Out they came, the Coach gang. The boys in chequered granddad trousers, cropped suede jackets, oversized shearling coats and tassled sneakers; the girls in embroidered floral dresses, fur bombers, fluffy jumpers, tan leather coats and metallic clogs. Jackets and trousers could have belonged to the guys or the girls, it didn’t matter; this band of outsiders and rebels was united, walking side by side in search of adventure. An energetic, carefree mash-up of youth cultures and their codes filed by, from surfers and skaters to punks and, Vevers’ perennial favourites, B-boys.

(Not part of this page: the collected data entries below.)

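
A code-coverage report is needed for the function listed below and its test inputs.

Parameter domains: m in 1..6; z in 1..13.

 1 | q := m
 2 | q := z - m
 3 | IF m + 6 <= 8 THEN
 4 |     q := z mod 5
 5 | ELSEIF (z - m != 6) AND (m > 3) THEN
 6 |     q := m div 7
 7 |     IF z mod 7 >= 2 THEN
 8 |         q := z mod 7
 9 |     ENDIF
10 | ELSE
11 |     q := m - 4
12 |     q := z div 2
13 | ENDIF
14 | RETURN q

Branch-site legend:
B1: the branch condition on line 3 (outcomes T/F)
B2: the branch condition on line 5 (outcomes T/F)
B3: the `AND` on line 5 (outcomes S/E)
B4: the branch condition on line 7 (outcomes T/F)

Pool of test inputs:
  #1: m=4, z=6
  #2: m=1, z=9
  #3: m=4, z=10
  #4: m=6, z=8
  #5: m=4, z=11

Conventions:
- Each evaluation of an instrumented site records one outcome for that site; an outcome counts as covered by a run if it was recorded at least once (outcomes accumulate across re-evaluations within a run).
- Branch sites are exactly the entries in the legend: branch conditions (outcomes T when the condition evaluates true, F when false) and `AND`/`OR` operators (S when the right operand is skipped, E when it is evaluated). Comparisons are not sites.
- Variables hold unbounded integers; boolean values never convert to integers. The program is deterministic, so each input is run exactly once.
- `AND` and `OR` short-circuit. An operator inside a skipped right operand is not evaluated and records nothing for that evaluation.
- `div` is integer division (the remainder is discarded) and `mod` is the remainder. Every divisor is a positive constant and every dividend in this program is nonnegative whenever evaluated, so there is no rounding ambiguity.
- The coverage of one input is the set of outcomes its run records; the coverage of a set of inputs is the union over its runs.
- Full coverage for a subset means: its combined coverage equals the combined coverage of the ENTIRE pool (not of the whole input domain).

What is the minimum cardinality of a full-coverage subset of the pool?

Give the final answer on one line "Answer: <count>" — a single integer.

input #1, m=4, z=6: events B1->F, B3->E, B2->T, B4->T; outcomes B1=F, B2=T, B3=E, B4=T
input #2, m=1, z=9: events B1->T; outcomes B1=T
input #3, m=4, z=10: events B1->F, B3->S, B2->F; outcomes B1=F, B2=F, B3=S
input #4, m=6, z=8: events B1->F, B3->E, B2->T, B4->F; outcomes B1=F, B2=T, B3=E, B4=F
input #5, m=4, z=11: events B1->F, B3->E, B2->T, B4->T; outcomes B1=F, B2=T, B3=E, B4=T
union over all inputs: B1=T, B1=F, B2=T, B2=F, B3=S, B3=E, B4=T, B4=F (8 outcomes)
checked all size-1 subsets: none covers 8 outcomes (max 4/8)
checked all size-2 subsets: none covers 8 outcomes (max 6/8)
checked all size-3 subsets: none covers 8 outcomes (max 7/8)
size 4: inputs {1, 2, 3, 4} cover all 8 outcomes, and no lexicographically smaller subset of this size does

Answer: 4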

“There was something about an LA kid arriving in New York,” he explained. “The idea of the East Coast and West Coast coming together, that eclectic individualism, the attitude of New York City with this kind of optimism and colour of the West Coast. The Beastie Boys are always on my men’s reference board. Harmony Korine was in there. Courtney Love for the women… And Daffy Duck!”
An equally diverse range of symbols and motifs decorated the garments. Ice cream cones, a cute dog and Rexy – Coach’s now iconic dinosaur – appeared on pins, patches and sweatshirts, alongside the NASA logo, rockets and stars. Why the focus on space exploration? “It’s very nostalgic,” said Vevers. “It’s the nostalgia of possibility. I think there’s something about that time and the Space Program, the rockets, the planets and the NASA graphics, that kind of gives this feeling of possibility.”
Elsewhere, Coach’s expertise in craftsmanship and the designer’s magpie-like eye for “picking up different bits and pieces and putting them together” was on full display on the bags, with bottle top and linked leather straps, and metal eyelet decoration. Pushed to pick a favourite piece, Vevers selected the ragged shearling coats in both collections. “They’ve become a really key Coach signature now,” he nodded, “and this time we’ve taken it to the next level by leaving all the edges raw. It really celebrates the idea that at Coach when we do something luxury, it’s not precious. It’s more about an attitude than being perfect.”
For Vevers, the biggest challenge of bringing together men’s and women’s for this anniversary spectacle was less about logistics, and more about letting go. “It’s the first time we’ve presented them together so it took a lot of thought about how we approach that. I like that we’re just mixing up the clothes, swapping them around; it’s boys wearing girls’ clothes, girls wearing boys’ clothes. It’s playing with the Coach attitude, bringing some emotion. This show is definitely me challenging myself to do something that I’ve not done before.”
As the last looks walked by, the show was not quite over. Against a backdrop of huge flashing signs – ‘Drive In’, ‘Motel’, rockets and arrows – the Young People’s Chorus of NYC gathered with lanterns and, as snow magically fell from the ceiling, launched into Jay Z’s anthem to the city, Empire State of Mind. “These streets will make you feel brand new / The lights will inspire you…”
Outside, in the blustering dark, in a city still struggling to come to terms with a new leader and the regime change he ushers in, it was impossible not to read this evening’s extravaganza as a poignant rallying cry for acceptance and togetherness. Smiling, Vevers gathered his thoughts. “From the moment I first joined the brand, one of the values of Coach that I love is this idea that it’s inclusive, that it’s open. Tonight is a celebration of that. New York City is a cultural melting pot, and it’s a celebration of that too. These are things that I’ve always celebrated.”